Joe Oliver

Personal information
- Full name: Joseph Oliver
- Born: c. 1905 Maryport, Cumbria, England
- Died: 11 June 1966 (aged 61) Hull, England

Playing information
- Position: Fullback, Centre
Club
| Years | Team | Pld | T | G | FG | P |
| 19??–2? | Huddersfield |  |  |  |  |  |
| 192?–28 | Batley |  |  |  |  |  |
| 1928–37 | Hull FC | 426 | 152 | 687 |  | 1842 |
| 1938–40 | Hull Kingston Rovers | 34 | 4 | 36 | 0 | 84 |
| 1943–45 | Hull FC |  |  |  |  |  |
|  | Total | 460 | 156 | 723 | 0 | 1926 |
Representative
| Years | Team | Pld | T | G | FG | P |
| 192?–?? | Cumberland | 35 |  |  |  |  |
| 1928–36 | England | 4 | 2 | 0 | 0 | 6 |
| 1928 | Great Britain | 4 | 1 | 0 | 0 | 3 |

Coaching information
Club
| Years | Team | Gms | W | D | L | W% |
| 1949–50 | Hull FC |  |  |  |  |  |
- Source:

= Joe Oliver (rugby league) =

GB & England international rugby league footballer

Joseph Oliver (c. 1905 – 11 June 1966) was an English professional rugby league footballer who played in the 1920s, 1930s and 1940s. He played at representative level for Great Britain, England and Cumberland, and at club level for Huddersfield, Batley, Hull F.C. (two spells), and Hull Kingston Rovers, as a , or , and was captain of Hull during the 1930–31, 1933–34, 1934–35 and 1935–36 seasons.

==Background==
Oliver was born in Maryport, Cumberland, England.

==Playing career==

Oliver won caps for England while at Batley in 1928 against Wales, and won caps for Great Britain in 1928 against Australia (3 matches), and New Zealand.
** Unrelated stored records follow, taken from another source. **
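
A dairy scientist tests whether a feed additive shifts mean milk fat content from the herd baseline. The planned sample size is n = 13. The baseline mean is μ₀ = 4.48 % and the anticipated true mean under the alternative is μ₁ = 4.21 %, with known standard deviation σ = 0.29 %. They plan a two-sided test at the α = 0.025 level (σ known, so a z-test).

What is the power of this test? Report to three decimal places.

Standardized effect: d = |μ₁ − μ₀| / σ = |4.21 − 4.48| / 0.29 = 0.9310
Noncentrality parameter: δ = d·√n = 0.9310 × √13 = 3.3569
Two-sided α = 0.025 → critical value z_{0.0125} = 2.241.
Power = Φ(δ − 2.241) + Φ(−δ − 2.241) = Φ(1.115) + Φ(-5.598) = 0.8677 + 0.0000 = 0.8677.

Power ≈ 0.868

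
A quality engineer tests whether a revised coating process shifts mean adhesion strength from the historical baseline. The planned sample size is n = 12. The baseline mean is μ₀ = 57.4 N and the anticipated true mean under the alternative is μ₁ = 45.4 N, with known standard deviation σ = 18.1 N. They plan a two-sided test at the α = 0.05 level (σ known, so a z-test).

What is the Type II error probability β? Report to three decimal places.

Standardized effect: d = |μ₁ − μ₀| / σ = |45.4 − 57.4| / 18.1 = 0.6630
Noncentrality parameter: δ = d·√n = 0.6630 × √12 = 2.2966
Two-sided α = 0.05 → critical value z_{0.025} = 1.960.
Power = Φ(δ − 1.960) + Φ(−δ − 1.960) = Φ(0.337) + Φ(-4.257) = 0.6318 + 0.0000 = 0.6318.
Type II error: β = 1 − power = 1 − 0.6318 = 0.3682.

β ≈ 0.368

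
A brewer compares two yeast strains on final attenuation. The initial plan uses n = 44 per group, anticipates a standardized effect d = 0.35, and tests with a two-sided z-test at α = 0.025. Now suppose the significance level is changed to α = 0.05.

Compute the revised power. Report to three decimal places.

Power ≈ 0.375

δ = d·√(n/2) = 0.35 × √(44/2) = 1.6416 (unchanged). New critical value: z_{0.025} = 1.960.
Revised power = Φ(δ − 1.960) + Φ(−δ − 1.960) = Φ(-0.318) + Φ(-3.602) = 0.3751 + 0.0002 = 0.3753.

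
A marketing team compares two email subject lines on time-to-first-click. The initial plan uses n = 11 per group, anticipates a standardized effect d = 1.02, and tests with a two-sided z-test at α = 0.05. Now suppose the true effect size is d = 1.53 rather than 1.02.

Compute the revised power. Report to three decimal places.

Power ≈ 0.948

With d = 1.53: δ = d·√(n/2) = 1.53 × √(11/2) = 3.5882. Critical value z_{0.025} = 1.960.
Revised power = Φ(δ − 1.960) + Φ(−δ − 1.960) = Φ(1.628) + Φ(-5.548) = 0.9483 + 0.0000 = 0.9483.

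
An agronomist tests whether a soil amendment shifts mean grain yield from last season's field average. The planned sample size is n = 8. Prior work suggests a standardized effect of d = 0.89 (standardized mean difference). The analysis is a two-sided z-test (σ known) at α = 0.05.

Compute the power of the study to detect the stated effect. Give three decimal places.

Noncentrality parameter: δ = d·√n = 0.89 × √8 = 2.5173
Critical value for a two-sided test at α = 0.05: z_{α/2} = 1.960.
Power = Φ(δ − 1.960) + Φ(−δ − 1.960) = Φ(0.557) + Φ(-4.477) = 0.7114 + 0.0000 = 0.7114.

Power ≈ 0.711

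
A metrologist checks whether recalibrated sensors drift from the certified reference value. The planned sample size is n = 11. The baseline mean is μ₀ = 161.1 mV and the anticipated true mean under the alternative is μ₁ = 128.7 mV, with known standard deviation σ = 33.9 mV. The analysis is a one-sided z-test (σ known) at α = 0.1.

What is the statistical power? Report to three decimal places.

Power ≈ 0.971

Standardized effect: d = |μ₁ − μ₀| / σ = |128.7 − 161.1| / 33.9 = 0.9558
Noncentrality parameter: δ = d·√n = 0.9558 × √11 = 3.1699
Critical value for a one-sided test at α = 0.1: z_α = 1.282.
Power = P(Z > 1.282 − δ) = Φ(1.888) = 0.9705.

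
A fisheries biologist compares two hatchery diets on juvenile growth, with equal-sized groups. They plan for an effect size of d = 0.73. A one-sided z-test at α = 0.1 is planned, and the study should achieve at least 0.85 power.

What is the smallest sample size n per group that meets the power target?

For power 0.85 need Φ(δ − z_{0.1}) = 0.85, so δ = z_{0.1} + z_{0.15} = 1.282 + 1.036 = 2.318.
δ = d·√(n/2) ⇒ n = 2(δ/d)² = 2 × (2.318 / 0.73)² = 20.17.
Rounding up, n = 21 per group.

n = 21 per group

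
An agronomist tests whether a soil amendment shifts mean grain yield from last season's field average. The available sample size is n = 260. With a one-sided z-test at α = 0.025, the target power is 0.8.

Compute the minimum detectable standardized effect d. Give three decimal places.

Need Φ(δ − 1.960) = 0.8, so δ = 1.960 + 0.842 = 2.802.
δ = d·√n ⇒ d = δ/√n = 2.802/√260 = 0.1737.

d ≈ 0.174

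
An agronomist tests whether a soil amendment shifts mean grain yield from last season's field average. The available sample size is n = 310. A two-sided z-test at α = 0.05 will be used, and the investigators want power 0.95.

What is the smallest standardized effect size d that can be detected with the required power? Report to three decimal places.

Required noncentrality: δ = z_{0.025} + z_{0.05} = 1.960 + 1.645 = 3.605.
(Lower-tail contribution to power is negligible for δ > 0.)
δ = d·√n ⇒ d = δ/√n = 3.605/√310 = 0.2047.

d ≈ 0.205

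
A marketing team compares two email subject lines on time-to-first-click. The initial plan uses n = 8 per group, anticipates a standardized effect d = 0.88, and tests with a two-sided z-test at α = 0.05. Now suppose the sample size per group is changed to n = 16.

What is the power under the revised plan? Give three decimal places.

With n = 16 per group: δ = d·√(n/2) = 0.88 × √(16/2) = 2.4890. Critical value z_{0.025} = 1.960.
Revised power = Φ(δ − 1.960) + Φ(−δ − 1.960) = Φ(0.529) + Φ(-4.449) = 0.7016 + 0.0000 = 0.7016.

Power ≈ 0.702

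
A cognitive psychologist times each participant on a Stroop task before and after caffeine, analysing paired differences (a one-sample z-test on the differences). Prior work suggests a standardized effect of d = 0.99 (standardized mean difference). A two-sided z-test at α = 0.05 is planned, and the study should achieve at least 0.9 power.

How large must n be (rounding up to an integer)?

n = 11

For power 0.9 need Φ(δ − z_{0.025}) = 0.9, so δ = z_{0.025} + z_{0.10} = 1.960 + 1.282 = 3.242.
(The Φ(−δ − z_{α/2}) term is vanishingly small for δ > 0 and is dropped in the standard sample-size formula.)
δ = d·√n ⇒ n = (δ/d)² = (3.242 / 0.99)² = 10.72.
Rounding up, n = 11.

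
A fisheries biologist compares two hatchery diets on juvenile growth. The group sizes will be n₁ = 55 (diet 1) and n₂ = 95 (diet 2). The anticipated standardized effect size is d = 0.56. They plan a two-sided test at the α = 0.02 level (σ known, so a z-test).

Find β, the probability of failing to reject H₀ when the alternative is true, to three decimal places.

Noncentrality parameter: δ = d / √(1/n₁ + 1/n₂) = 0.56 / √(1/55 + 1/95) = 3.3051
Critical value for a two-sided test at α = 0.02: z_{α/2} = 2.326.
Power = Φ(δ − 2.326) + Φ(−δ − 2.326) = Φ(0.979) + Φ(-5.631) = 0.8362 + 0.0000 = 0.8362.
Type II error: β = 1 − power = 1 − 0.8362 = 0.1638.

β ≈ 0.164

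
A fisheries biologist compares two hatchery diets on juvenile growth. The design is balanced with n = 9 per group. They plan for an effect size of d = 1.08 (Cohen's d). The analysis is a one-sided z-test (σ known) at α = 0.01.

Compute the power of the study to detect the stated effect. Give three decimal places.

Power ≈ 0.486

Noncentrality parameter: δ = d·√(n/2) = 1.08 × √(9/2) = 2.2910
Critical value for a one-sided test at α = 0.01: z_α = 2.326.
Power = Φ(δ − 2.326) = Φ(-0.035) = 0.4859.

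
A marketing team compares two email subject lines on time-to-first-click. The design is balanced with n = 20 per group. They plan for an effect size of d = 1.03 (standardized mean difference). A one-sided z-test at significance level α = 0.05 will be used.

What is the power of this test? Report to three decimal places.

Power ≈ 0.947

Noncentrality parameter: δ = d·√(n/2) = 1.03 × √(20/2) = 3.2571
One-sided α = 0.05 → critical value z_{0.05} = 1.645.
Power = P(Z > 1.645 − δ) = Φ(1.612) = 0.9466.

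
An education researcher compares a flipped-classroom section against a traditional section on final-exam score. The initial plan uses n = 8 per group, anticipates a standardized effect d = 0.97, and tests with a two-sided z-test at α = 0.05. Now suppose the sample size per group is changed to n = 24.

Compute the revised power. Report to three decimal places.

Power ≈ 0.919

With n = 24 per group: δ = d·√(n/2) = 0.97 × √(24/2) = 3.3602. Critical value z_{0.025} = 1.960.
Revised power = Φ(δ − 1.960) + Φ(−δ − 1.960) = Φ(1.400) + Φ(-5.320) = 0.9193 + 0.0000 = 0.9193.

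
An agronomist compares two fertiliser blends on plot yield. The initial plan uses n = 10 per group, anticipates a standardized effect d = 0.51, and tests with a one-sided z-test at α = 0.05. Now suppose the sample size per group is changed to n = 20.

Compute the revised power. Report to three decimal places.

With n = 20 per group: δ = d·√(n/2) = 0.51 × √(20/2) = 1.6128. Critical value z_{0.05} = 1.645.
Revised power = Φ(δ − 1.645) = Φ(-0.032) = 0.4872.

Power ≈ 0.487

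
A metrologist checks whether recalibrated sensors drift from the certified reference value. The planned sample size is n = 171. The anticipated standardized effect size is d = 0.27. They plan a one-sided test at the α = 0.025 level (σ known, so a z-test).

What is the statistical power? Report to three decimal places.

Noncentrality parameter: δ = d·√n = 0.27 × √171 = 3.5307
One-sided α = 0.025 → critical value z_{0.025} = 1.960.
Power = Φ(δ − 1.960) = Φ(1.571) = 0.9419.

Power ≈ 0.942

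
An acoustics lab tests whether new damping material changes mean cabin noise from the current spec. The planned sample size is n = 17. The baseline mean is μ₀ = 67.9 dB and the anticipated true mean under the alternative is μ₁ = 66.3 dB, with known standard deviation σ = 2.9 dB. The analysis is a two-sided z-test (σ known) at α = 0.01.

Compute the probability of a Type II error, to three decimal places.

Standardized effect: d = |μ₁ − μ₀| / σ = |66.3 − 67.9| / 2.9 = 0.5517
Noncentrality parameter: δ = d·√n = 0.5517 × √17 = 2.2748
Two-sided α = 0.01 → critical value z_{0.005} = 2.576.
Power = Φ(δ − 2.576) + Φ(−δ − 2.576) = Φ(-0.301) + Φ(-4.851) = 0.3817 + 0.0000 = 0.3817.
Type II error: β = 1 − power = 1 − 0.3817 = 0.6183.

β ≈ 0.618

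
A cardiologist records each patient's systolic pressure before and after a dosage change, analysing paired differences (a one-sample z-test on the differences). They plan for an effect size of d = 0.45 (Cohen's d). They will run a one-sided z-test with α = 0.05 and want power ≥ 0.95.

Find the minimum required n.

n = 54

Set Φ(δ − 1.645) = 0.95; then δ − 1.645 = Φ⁻¹(0.95) = 1.645, giving δ = 3.290.
δ = d·√n ⇒ n = (δ/d)² = (3.290 / 0.45)² = 53.44.
Round up to the next whole unit.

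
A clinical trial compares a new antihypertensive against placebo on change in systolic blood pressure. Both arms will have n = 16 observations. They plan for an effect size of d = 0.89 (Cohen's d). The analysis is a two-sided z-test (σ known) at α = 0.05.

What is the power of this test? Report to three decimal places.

Power ≈ 0.711

Noncentrality parameter: δ = d·√(n/2) = 0.89 × √(16/2) = 2.5173
Critical value for a two-sided test at α = 0.05: z_{α/2} = 1.960.
Power = Φ(δ − 1.960) + Φ(−δ − 1.960) = Φ(0.557) + Φ(-4.477) = 0.7114 + 0.0000 = 0.7114.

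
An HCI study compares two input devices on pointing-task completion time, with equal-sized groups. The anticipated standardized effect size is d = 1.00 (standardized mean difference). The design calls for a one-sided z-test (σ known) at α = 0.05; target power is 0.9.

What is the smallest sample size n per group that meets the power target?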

Oliver won further caps for England while at Hull in 1933 against Australia, and in 1936 against Wales, and France. He also represented Cumberland.

Oliver played, was captain, and scored two tries, and five conversions in Hull FC's 21-2 victory over Widnes in the Championship Final during the 1935-36 season.

Oliver played, and was captain in Hull FC's victory in the Yorkshire League during the 1935-36 season.

The Hull F.C club song 'Old Faithful' also comes from Joe Oliver's time at the club. Joe was nicknamed 'The Points Machine' and 'Old Faithful' by the club's supporters, due to his consistent and prolific scoring rate. In 1933 when Gene Autry released his song about an 'old faithful' horse the fans adopted it for Joe. The song has adapted slightly since that time but can still be accredited to Joe's time at the club.

Oliver set Hull FC's "Most Career Goals" record with 687-goals, and Hull FC's "Most Career Points" record with 1842-points scored between 1928-37 & 1943-45.